She raised a window, reached inside, and lifted "herself" out. The doll had dark hair and brown eyes, and Emily was an ash blond. But childhood is not a time for carping, and it has been well established that a completely unspoiled imagination can be sent soaring by a fancied resemblance in the twinkling of an eye.

"That's me, isn't it, Mommy?" Emily insisted. "Isn't it?"

She displayed the doll proudly to her mother, her eyes shining with unshakable conviction.

"Yes, dear—of course." Helen Durkin glanced sharply at her husband as she spoke. The look in his eyes frightened her. There was satisfaction in his stare, but it was a cold, derisive kind of satisfaction with no warmth or sympathy radiating out from it.

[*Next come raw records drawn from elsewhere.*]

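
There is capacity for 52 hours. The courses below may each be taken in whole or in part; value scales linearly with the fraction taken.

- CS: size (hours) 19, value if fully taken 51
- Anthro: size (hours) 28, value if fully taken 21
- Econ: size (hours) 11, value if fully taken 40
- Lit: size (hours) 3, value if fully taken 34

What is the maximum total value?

Sort by value density: Lit 34/3≈11.3, Econ 40/11≈3.64, CS 51/19≈2.68, Anthro 21/28≈0.75.
Take all of Lit (3 hours, value 34) → 49 hours left.
All 11 hours of Econ fit (value 40) → 38 remain.
CS: take in full, 19 hours for value 51 → 19 left.
Fill the last 19 hours with part of Anthro: 19/28 of it earns 14.25.
Total value = 139.25.

139.25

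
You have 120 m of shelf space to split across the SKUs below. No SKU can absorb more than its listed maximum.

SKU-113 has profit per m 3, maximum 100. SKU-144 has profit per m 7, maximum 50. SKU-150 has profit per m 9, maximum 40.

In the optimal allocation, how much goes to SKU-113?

Order the SKUs by profit per m: SKU-150 9 > SKU-144 7 > SKU-113 3.
Give SKU-150 40 to hit its cap of 40 — 80 left.
SKU-144 takes 50 to reach its cap of 50 — 30 left.
Only 30 left; SKU-113 takes them to reach 30.

30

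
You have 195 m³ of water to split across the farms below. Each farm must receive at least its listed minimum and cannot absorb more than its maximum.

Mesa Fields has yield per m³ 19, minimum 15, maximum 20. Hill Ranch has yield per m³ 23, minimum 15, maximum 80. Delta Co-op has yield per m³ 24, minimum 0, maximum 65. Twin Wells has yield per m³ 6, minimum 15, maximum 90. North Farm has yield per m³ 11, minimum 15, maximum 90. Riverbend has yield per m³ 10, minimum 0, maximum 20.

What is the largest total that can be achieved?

Meeting every minimum uses 15+15+0+15+15+0 = 60 m³, leaving 135.
Order the farms by yield per m³: Delta Co-op 24 > Hill Ranch 23 > Mesa Fields 19 > North Farm 11 > Riverbend 10 > Twin Wells 6.
Delta Co-op: +65 to 65 (cap) → 70 left.
Hill Ranch: +65 to 80 (cap) → 5 left.
Give Mesa Fields 5 more to hit its cap of 20 → 0 left.
Total = 19×20 + 23×80 + 24×65 + 6×15 + 11×15 = 4035.

4035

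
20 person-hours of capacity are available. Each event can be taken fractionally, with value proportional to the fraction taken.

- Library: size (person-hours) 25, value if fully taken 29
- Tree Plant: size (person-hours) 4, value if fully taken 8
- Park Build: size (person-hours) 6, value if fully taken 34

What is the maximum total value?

53.6

Best value per unit of size first: Park Build 34/6≈5.67, Tree Plant 8/4≈2, Library 29/25≈1.16.
Take all of Park Build (6 person-hours, value 34) — 14 person-hours left.
Take all of Tree Plant (4 person-hours, value 8) — 10 person-hours left.
10 person-hours left: a 10/25 share of Library gives 29×10/25 = 11.6.
Total value = 53.6.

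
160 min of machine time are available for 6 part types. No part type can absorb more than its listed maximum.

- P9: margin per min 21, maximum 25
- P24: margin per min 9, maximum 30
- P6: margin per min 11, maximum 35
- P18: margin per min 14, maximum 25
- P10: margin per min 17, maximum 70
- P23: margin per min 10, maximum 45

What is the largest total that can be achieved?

Rank by margin per min: P9 21 > P10 17 > P18 14 > P6 11 > P23 10 > P24 9.
P9: +25 to 25 (cap) ; 135 left.
P10: +70 to 70 (cap) ; 65 left.
Give P18 25 to hit its cap of 25 ; 40 left.
Give P6 35 to hit its cap of 35 ; 5 left.
Only 5 left; P23 takes them to reach 5.
Total = 21×25 + 11×35 + 14×25 + 17×70 + 10×5 = 2500.

2500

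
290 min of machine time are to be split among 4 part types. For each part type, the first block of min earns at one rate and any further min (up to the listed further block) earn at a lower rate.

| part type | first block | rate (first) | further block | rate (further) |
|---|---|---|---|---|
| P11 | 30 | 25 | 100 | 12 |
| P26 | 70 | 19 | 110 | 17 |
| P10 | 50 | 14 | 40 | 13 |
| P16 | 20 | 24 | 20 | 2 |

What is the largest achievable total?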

He was watching Emily as he might have watched a humming bird hovering over a cannibal plant, one of those horrible fly-trap things that grew in tropical jungles. What chance would the humming bird have against the sudden, cruel closing of the plant's spiked petals, its animal-like ferocity of purpose?

An overpowering surge of terror swept over Durkin's wife, tightening the muscles of her throat. Will, don't—she wanted to scream. Don't punish the children because you hate me. Or because you hate yourself. Don't, Will, please

Robert failed to notice the trembling of his mother's hands, failed even to observe that his stepfather had not budged an inch from his attitude of sharp-eyed observation.

For a moment the adult world was blotted out for Robert—blotted out completely. He knelt and stared through the cottage window as his sister had done, resting his hand on the arching trellis.

It was not a doll house to Robert. He took far too much pride in his budding masculinity to admit for an instant that he could be interested in a doll house. No—it was a cottage, small, white and very beautiful. He pictured himself as having a wife and children of his own and coming home every night to just such a cottage.

"You look tired," his wife would say. "You'd better rest a bit—then we'll have dinner." He could picture himself going into the bathroom and turning on the hot water. Later he'd open the windows wide to the night air. He'd hear crickets chirping as the children clustered about him.